The USD/JPY has started to trend slightly lower, turning negative on the week, ahead of big macro events starting in the latter half of this week, states Fawad Razaqzada of Trading Candles.
With the first policy meeting under the leadership of the new Bank of Japan Governor to come this week, and not to mention a shed load of data releases throughout the week from the US ahead of next week’s FOMC meeting, the USD/JPY outlook could be in for a wild ride.
The Fed is in the blackout period ahead of next week’s FOMC meeting, so we won’t be hearing any surprising comments from FOMC officials this week. This means all the focus will be on incoming data from both the US and Japan, as well as the BOJ rate decision itself.
Top Three Macro Events To Watch This Week For USD/JPY
Here are the top three events of the week that could impact the USD/JPY outlook this week:
Advance US GDP
Thursday, 27 April
We have seen some rather weak economic pointers of late, although the nonfarm payrolls report still surprised to the upside. But what about GDP? If we see weakness in the economy then investors may start betting that the Fed will not only stop hiking interest rates past May, but soon it may even start loosening monetary policy again. Analysts expect US first quarter GDP to come in at +2.0% annual pace vs. +2.6% in Q4.
In addition to the GDP, we have lots of other key data releases from the US this week.
In recent weeks, we have seen some cracks starting to appear in US data, including in the housing market, while business sentiment remains in depression mode. That being said this week’s housing market data has been decent. House prices showed surprising strength judging by the latest S&P/CS Composite-20 HPI (0.4% y/y vs. -0.1% expected) and New Home Sales data (683K vs. 633K annualized rate). However, the closely-watched Consumer Confidence index from Conference Board (CB) showed weakness (101.3 vs. 104.1 eyed). Let’s see what GDP and the rest of this week’s macro data will print.
The potential for US economic activity to drop more sharply than expected means the Fed may respond later in the year by being more aggressive in cutting interest rates, just like how they were (very late) when tightening policy in response to soaring inflation. If this is what the market starts to price in, in response to this week’s macro events, then the US dollar index could break to a new low for the year and start heading towards 100.00.

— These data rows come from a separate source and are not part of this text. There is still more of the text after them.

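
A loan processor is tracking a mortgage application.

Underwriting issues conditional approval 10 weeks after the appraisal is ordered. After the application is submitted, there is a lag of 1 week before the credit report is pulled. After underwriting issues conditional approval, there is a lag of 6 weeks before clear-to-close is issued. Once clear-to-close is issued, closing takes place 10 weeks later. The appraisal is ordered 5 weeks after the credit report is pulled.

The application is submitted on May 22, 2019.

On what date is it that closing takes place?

The application is submitted: May 22, 2019.
The credit report is pulled: May 22, 2019 + 1 week = May 29, 2019.
The appraisal is ordered: May 29, 2019 + 5 weeks = Jul 3, 2019.
Underwriting issues conditional approval: Jul 3, 2019 + 10 weeks = Sep 11, 2019.
Clear-to-close is issued: Sep 11, 2019 + 6 weeks = Oct 23, 2019.
Closing takes place: Oct 23, 2019 + 10 weeks = Jan 1, 2020.

Jan 1, 2020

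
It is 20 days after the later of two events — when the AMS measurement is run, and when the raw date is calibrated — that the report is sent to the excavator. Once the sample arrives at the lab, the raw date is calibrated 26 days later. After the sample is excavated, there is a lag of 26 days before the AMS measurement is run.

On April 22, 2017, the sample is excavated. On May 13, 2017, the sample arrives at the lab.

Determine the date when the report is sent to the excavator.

June 28, 2017

The sample is excavated: Apr 22, 2017.
The AMS measurement is run: Apr 22, 2017 + 26 days = May 18, 2017.
The sample arrives at the lab: May 13, 2017.
The raw date is calibrated: May 13, 2017 + 26 days = Jun 8, 2017.
Both prerequisites met — the AMS measurement is run (May 18, 2017), the raw date is calibrated (Jun 8, 2017); the later is Jun 8, 2017.
The report is sent to the excavator: Jun 8, 2017 + 20 days = Jun 28, 2017.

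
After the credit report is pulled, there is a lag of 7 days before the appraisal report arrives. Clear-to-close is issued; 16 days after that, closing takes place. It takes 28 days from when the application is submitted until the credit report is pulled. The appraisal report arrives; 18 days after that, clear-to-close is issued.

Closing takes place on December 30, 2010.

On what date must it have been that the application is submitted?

Closing takes place: Dec 30, 2010.
Clear-to-close is issued: Dec 30, 2010 − 16 days = Dec 14, 2010.
The appraisal report arrives: Dec 14, 2010 − 18 days = Nov 26, 2010.
The credit report is pulled: Nov 26, 2010 − 7 days = Nov 19, 2010.
The application is submitted: Nov 19, 2010 − 28 days = Oct 22, 2010.

October 22, 2010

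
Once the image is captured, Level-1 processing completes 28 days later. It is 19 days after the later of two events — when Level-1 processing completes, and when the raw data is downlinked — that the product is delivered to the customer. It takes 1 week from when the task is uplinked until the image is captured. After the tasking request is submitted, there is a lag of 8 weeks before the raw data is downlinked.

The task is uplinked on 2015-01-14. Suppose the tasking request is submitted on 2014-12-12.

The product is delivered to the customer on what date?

The task is uplinked: Jan 14, 2015.
The image is captured: Jan 14, 2015 + 1 week = Jan 21, 2015.
Level-1 processing completes: Jan 21, 2015 + 28 days = Feb 18, 2015.
The tasking request is submitted: Dec 12, 2014.
The raw data is downlinked: Dec 12, 2014 + 8 weeks = Feb 6, 2015.
Both prerequisites met — Level-1 processing completes (Feb 18, 2015), the raw data is downlinked (Feb 6, 2015); the later is Feb 18, 2015.
The product is delivered to the customer: Feb 18, 2015 + 19 days = Mar 9, 2015.

2015-03-09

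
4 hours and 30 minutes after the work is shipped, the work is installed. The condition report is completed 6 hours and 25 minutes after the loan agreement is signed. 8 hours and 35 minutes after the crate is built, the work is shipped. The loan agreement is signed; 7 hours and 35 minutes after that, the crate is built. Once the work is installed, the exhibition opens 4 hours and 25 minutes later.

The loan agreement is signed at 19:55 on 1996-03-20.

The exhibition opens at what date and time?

The loan agreement is signed: 19:55 Mar 20, 1996.
The crate is built: 19:55 Mar 20, 1996 + 7h35m = 03:30 Mar 21, 1996.
The work is shipped: 03:30 Mar 21, 1996 + 8h35m = 12:05 Mar 21, 1996.
The work is installed: 12:05 Mar 21, 1996 + 4h30m = 16:35 Mar 21, 1996.
The exhibition opens: 16:35 Mar 21, 1996 + 4h25m = 21:00 Mar 21, 1996.

21:00 on 1996-03-21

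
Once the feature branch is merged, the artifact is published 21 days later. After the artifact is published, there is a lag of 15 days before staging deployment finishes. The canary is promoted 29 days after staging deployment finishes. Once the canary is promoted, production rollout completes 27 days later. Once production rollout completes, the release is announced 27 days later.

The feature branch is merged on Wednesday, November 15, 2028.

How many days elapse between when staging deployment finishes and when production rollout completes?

Causal path: staging deployment finishes → the canary is promoted → production rollout completes.
Total delay along the path: 29 + 27 = 56 days.

56 days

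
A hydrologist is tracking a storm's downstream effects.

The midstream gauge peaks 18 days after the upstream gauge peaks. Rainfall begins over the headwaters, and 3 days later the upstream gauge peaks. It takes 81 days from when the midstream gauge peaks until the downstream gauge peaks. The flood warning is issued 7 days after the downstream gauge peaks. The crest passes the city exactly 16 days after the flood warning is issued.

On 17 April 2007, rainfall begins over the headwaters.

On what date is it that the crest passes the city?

20 August 2007

Rainfall begins over the headwaters: Apr 17, 2007.
The upstream gauge peaks: Apr 17, 2007 + 3 days = Apr 20, 2007.
The midstream gauge peaks: Apr 20, 2007 + 18 days = May 8, 2007.
The downstream gauge peaks: May 8, 2007 + 81 days = Jul 28, 2007.
The flood warning is issued: Jul 28, 2007 + 7 days = Aug 4, 2007.
The crest passes the city: Aug 4, 2007 + 16 days = Aug 20, 2007.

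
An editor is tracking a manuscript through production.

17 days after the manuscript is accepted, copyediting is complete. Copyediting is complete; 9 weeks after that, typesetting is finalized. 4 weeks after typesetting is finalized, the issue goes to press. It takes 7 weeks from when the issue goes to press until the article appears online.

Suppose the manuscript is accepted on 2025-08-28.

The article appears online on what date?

2026-02-01

The manuscript is accepted: Aug 28, 2025.
Copyediting is complete: Aug 28, 2025 + 17 days = Sep 14, 2025.
Typesetting is finalized: Sep 14, 2025 + 9 weeks = Nov 16, 2025.
The issue goes to press: Nov 16, 2025 + 4 weeks = Dec 14, 2025.
The article appears online: Dec 14, 2025 + 7 weeks = Feb 1, 2026.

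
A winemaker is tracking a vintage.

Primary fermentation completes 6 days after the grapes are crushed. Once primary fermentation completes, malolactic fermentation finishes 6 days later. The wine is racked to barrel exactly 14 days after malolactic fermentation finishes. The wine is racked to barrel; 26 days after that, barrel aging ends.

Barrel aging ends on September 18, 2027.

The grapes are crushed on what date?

Barrel aging ends: Sep 18, 2027.
The wine is racked to barrel: Sep 18, 2027 − 26 days = Aug 23, 2027.
Malolactic fermentation finishes: Aug 23, 2027 − 14 days = Aug 9, 2027.
Primary fermentation completes: Aug 9, 2027 − 6 days = Aug 3, 2027.
The grapes are crushed: Aug 3, 2027 − 6 days = Jul 28, 2027.

July 28, 2027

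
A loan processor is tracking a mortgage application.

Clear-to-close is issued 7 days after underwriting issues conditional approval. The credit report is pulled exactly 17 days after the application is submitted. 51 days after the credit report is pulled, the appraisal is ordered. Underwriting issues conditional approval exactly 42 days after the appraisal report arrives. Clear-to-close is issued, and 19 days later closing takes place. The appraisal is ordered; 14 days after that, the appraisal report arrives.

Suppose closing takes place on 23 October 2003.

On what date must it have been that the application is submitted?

Closing takes place: Oct 23, 2003.
Clear-to-close is issued: Oct 23, 2003 − 19 days = Oct 4, 2003.
Underwriting issues conditional approval: Oct 4, 2003 − 7 days = Sep 27, 2003.
The appraisal report arrives: Sep 27, 2003 − 42 days = Aug 16, 2003.
The appraisal is ordered: Aug 16, 2003 − 14 days = Aug 2, 2003.
The credit report is pulled: Aug 2, 2003 − 51 days = Jun 12, 2003.
The application is submitted: Jun 12, 2003 − 17 days = May 26, 2003.

26 May 2003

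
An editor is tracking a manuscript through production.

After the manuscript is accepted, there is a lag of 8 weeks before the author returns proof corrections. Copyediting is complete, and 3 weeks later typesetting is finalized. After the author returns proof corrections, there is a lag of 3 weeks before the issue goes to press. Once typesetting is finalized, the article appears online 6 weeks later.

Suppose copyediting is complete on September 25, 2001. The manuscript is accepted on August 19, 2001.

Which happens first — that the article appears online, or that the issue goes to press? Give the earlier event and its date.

The issue goes to press — November 4, 2001

Copyediting is complete: Sep 25, 2001.
Typesetting is finalized: Sep 25, 2001 + 3 weeks = Oct 16, 2001.
The article appears online: Oct 16, 2001 + 6 weeks = Nov 27, 2001.
The manuscript is accepted: Aug 19, 2001.
The author returns proof corrections: Aug 19, 2001 + 8 weeks = Oct 14, 2001.
The issue goes to press: Oct 14, 2001 + 3 weeks = Nov 4, 2001.
Comparing: the article appears online on Nov 27, 2001 vs the issue goes to press on Nov 4, 2001. Earlier: the issue goes to press.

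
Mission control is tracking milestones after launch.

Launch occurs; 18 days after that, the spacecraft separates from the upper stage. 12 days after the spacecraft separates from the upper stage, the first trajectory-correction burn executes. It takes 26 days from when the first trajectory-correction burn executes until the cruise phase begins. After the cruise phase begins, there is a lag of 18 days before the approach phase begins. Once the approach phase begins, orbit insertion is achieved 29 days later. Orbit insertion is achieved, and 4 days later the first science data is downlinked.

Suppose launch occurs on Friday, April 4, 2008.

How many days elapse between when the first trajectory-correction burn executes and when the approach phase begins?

Causal path: the first trajectory-correction burn executes → the cruise phase begins → the approach phase begins.
Total delay along the path: 26 + 18 = 44 days.

44 days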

BOJ Monetary Policy Decision
Friday, 28 April
This will be the first policy meeting under the leadership of the new Bank of Japan Governor, Kazuo Ueda. Given that Ueda has already mentioned that he will continue with the BOJ's current policy stance, the yen has weakened across the board in recent times, before starting to show renewed strength this week, especially against commodity dollars (AUD, NZD, and CAD). But be mindful of any potential surprises with regard to the BoJ’s yield curve control (YCC) settings. Any policy change would likely trigger a sharp rally in the yen and a sell-off in yen crosses like USD/JPY and AUD/JPY.
One reason why the BOJ might avoid altering its policy is concerns about Japan returning to deflation. This means it may postpone any plans to change the YCC policy until next year.
US Core PCE Price Index
Friday, 28 April
As we found out recently, US CPI cooled to 5% annual rate, which was more than expected. There have been more signs of inflation heading lower. Yet the hawks at the FOMC camp want to see more evidence before pausing rate hikes. The Core PCE Price Index is the Fed’s favorite measure of inflation, and the last inflation gauge before the Fed’s meeting next week. So, it could tilt policy decision if it deviates significantly from expectations. A weaker print could send the dollar plunging.
USD/JPY Economic Calendar
Here’s a list of upcoming data on the economic calendar, showing all the key data releases that could impact the USD/JPY this week:
USD/JPY Consolidates Inside Bear Flag
Ahead of the above macro events, the USD/JPY remains trapped bang in the middle of its recent range. Hardly surprising. Many traders wouldn’t want to commit in either direction, given the big risk events coming up in the next week or two (see above for more).
The higher lows since the January nadir are certainly not bearish indicators. Yet, the inability of the USD/JPY to challenge its 200-day average means the longer-term outlook remains bearish. Indeed, a bear flag pattern is starting to form on the daily chart now:
I would start feeling more bearish towards this pair if support around 133.40 breaks on a daily closing basis now. A move below 132.00 would create an interim lower low, and thus a bearish signal.
But while it holds above that 133.40 support level on a daily closing basis, the bulls will remain hopeful for a recovery.
If the USD/JPY were to find support and move above 135.00 resistance, then this could trigger follow-up technical buying towards 136.00. In this case, a retest of the 200-day average of around 137.00 cannot be ruled out either.
All told the USD/JPY at its current state is not looking very bullish.